Project Planning and Implementation
Key contributors to the big data campus included private sector stakeholders that allowed usage of proprietary datasets. This encompassed SAS Institute, Intel Korea, SK Telecom Co., Open Mate, KB Card, KT Corporation, and Shinhan Card. While negotiation was necessary, the city was able to secure the use of this data without purchasing it. Five government staff are assigned to the Big Data Campus, though Seoul outsourced construction of the two facilities and some aspects of the development. Users may register to access the data on-site at one of two facilities. Types of data considered sensitive and therefore controlled include credit card usage patterns and vehicle data; much of it is contributed by private companies. Data is anonymized and analyzed over Virtual Desktop Interface (VDI). The advantage of VDI for these datasets is that the operating system and data for each computer is centrally managed by city administrators in the data center, giving them control over usage of this sensitive data. An advantage for users, aside from having access to sets which normally would be beyond their reach, is that users may receive professional education on how to use the software and analyze the data. The program was made to comply with existing legislation, including privacy legislation, ensuring that no modification of laws would be necessary.

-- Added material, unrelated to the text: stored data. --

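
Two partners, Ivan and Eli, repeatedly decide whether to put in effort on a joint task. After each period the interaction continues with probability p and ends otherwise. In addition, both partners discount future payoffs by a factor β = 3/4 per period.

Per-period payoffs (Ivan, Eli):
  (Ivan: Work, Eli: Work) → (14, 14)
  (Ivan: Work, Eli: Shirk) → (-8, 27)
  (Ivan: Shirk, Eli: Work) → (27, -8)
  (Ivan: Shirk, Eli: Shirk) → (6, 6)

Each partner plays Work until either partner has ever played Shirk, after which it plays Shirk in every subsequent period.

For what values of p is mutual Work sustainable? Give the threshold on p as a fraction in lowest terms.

52/63

With continuation probability p and discount β, the effective per-period discount factor is βp.
Grim-trigger IC: βp ≥ (27−14)/(27−6) = 13/21.
So p ≥ (13/21)/(3/4) = 52/63.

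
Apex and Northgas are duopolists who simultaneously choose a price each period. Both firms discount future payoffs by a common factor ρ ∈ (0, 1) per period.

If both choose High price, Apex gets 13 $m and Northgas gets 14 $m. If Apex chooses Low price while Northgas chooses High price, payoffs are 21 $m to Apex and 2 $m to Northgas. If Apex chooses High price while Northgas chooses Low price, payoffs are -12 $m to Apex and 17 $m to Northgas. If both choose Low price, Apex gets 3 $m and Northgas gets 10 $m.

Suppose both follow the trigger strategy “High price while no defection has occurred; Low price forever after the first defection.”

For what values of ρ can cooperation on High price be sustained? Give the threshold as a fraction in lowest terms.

Apex: cooperation gives 13 each period; deviation gives 21 once then 3 forever.
  13/(1−ρ) ≥ 21 + 3ρ/(1−ρ) ⇒ ρ ≥ 8/18 = 4/9.
Northgas: cooperation gives 14 each period; deviation gives 17 once then 10 forever.
  ρ ≥ 3/7.
Both must hold, so the binding constraint is Apex's: ρ ≥ 4/9.

4/9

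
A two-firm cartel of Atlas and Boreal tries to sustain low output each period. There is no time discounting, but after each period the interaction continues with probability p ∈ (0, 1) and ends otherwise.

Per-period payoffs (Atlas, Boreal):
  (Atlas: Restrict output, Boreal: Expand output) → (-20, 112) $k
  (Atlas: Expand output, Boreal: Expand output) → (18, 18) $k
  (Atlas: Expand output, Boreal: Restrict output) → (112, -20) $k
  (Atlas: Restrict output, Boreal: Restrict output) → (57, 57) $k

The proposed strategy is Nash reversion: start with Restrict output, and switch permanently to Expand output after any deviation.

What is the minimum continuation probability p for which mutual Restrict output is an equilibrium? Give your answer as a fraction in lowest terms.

55/94

Expected cooperation value is 57 + p·57 + p²·57 + … = 57/(1−p); deviation gives 112 + p·18/(1−p).
57 ≥ 112(1−p) + 18p ⇒ 94p ≥ 55 ⇒ p ≥ 55/94.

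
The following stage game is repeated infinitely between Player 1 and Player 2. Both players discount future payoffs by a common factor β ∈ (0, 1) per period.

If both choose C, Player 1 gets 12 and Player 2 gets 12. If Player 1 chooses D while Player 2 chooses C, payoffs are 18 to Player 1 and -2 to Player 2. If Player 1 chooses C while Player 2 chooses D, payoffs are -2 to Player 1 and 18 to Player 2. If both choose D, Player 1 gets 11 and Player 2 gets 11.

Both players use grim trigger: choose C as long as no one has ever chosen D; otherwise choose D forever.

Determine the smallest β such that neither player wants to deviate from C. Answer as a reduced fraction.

6/7

One-period gain from deviating is 18 − 12 = 6. The loss is 12 − 11 = 1 in every subsequent period, with present value 1·β/(1−β).
Deviation is unprofitable when 1·β/(1−β) ≥ 6, i.e. β/(1−β) ≥ 6.
Equivalently β ≥ 6/(6+1) = 6/7.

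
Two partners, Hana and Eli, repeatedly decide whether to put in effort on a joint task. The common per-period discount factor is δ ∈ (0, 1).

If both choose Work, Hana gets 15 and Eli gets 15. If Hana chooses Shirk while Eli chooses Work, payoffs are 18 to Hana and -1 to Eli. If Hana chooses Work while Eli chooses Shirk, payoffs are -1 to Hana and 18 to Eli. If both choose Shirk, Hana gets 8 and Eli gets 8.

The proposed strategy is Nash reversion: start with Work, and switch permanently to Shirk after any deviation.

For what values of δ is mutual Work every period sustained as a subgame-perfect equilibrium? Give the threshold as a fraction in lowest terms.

15/(1−δ) ≥ 18 + 8δ/(1−δ)
15 ≥ 18 − 10δ
δ ≥ 3/10.

3/10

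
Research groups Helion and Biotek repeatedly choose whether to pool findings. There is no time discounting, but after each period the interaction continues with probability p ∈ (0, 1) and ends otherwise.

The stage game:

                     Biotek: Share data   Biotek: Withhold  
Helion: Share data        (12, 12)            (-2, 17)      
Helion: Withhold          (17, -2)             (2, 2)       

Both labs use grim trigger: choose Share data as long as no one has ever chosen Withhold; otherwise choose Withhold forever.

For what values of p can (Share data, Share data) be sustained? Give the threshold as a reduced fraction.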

As innovations are less measurable and may take time to be realized, the city considers the primary KPI to be the number of datasets analyzed by users. Since its implementation, 393 analyses of data have already occurred by users from academia, NGOs, and individuals. Seoul Metropolitan Government deems this amount to be a success, and expects numbers to steadily increase, as the scope of datasets will increase as well. University students have also taken advantage of the data analysis education offered by the campus. Some categories analyzed so far include education, traffic, healthcare, the economy, and safety. In future expansions to the project, the city also plans to utilize the campus for human resource development in training professional data analysts.
Recommendations for Transfer
This sort of project is most suited for a highly-populated ciy with capabilities already in place for collecting data. Companies which collect these sorts of data can be advantageous, and it is ideal if the city government has a close, cooperative working relationship with these companies.
As the project’s success depends on the willingness of the private sector to share proprietary data, these relationships are helpful. In Seoul’s case, this gave them access to datasets without any additional cost. Such sets may also be purchased, but this would need to be factored into budgeting. In Seoul’s case, carefully laid-out memoranda of understanding helped to create greater understanding and cooperation between the private and public sectors.
Given the careful nature of this cooperative relationship, the security of the data sets is paramount. Their unauthorized distribution could potentially be very damaging to the relationship between cities and partner companies and the ability for the city to form such relationships in the future. The physical nature of the campus is what separates this project from more traditional open data projects. While it could be feasible to monitor and control distribution of data by other means, the use of the physical campus with a VDI has given Seoul administrators very careful control to ensure the safety of the data. In terms of privacy, data anonymity was necessary in Korea, and in other national legal contexts, requirements may be even stricter.
Additionally, for budget savings, open source solutions can be employed for much of the analytical software.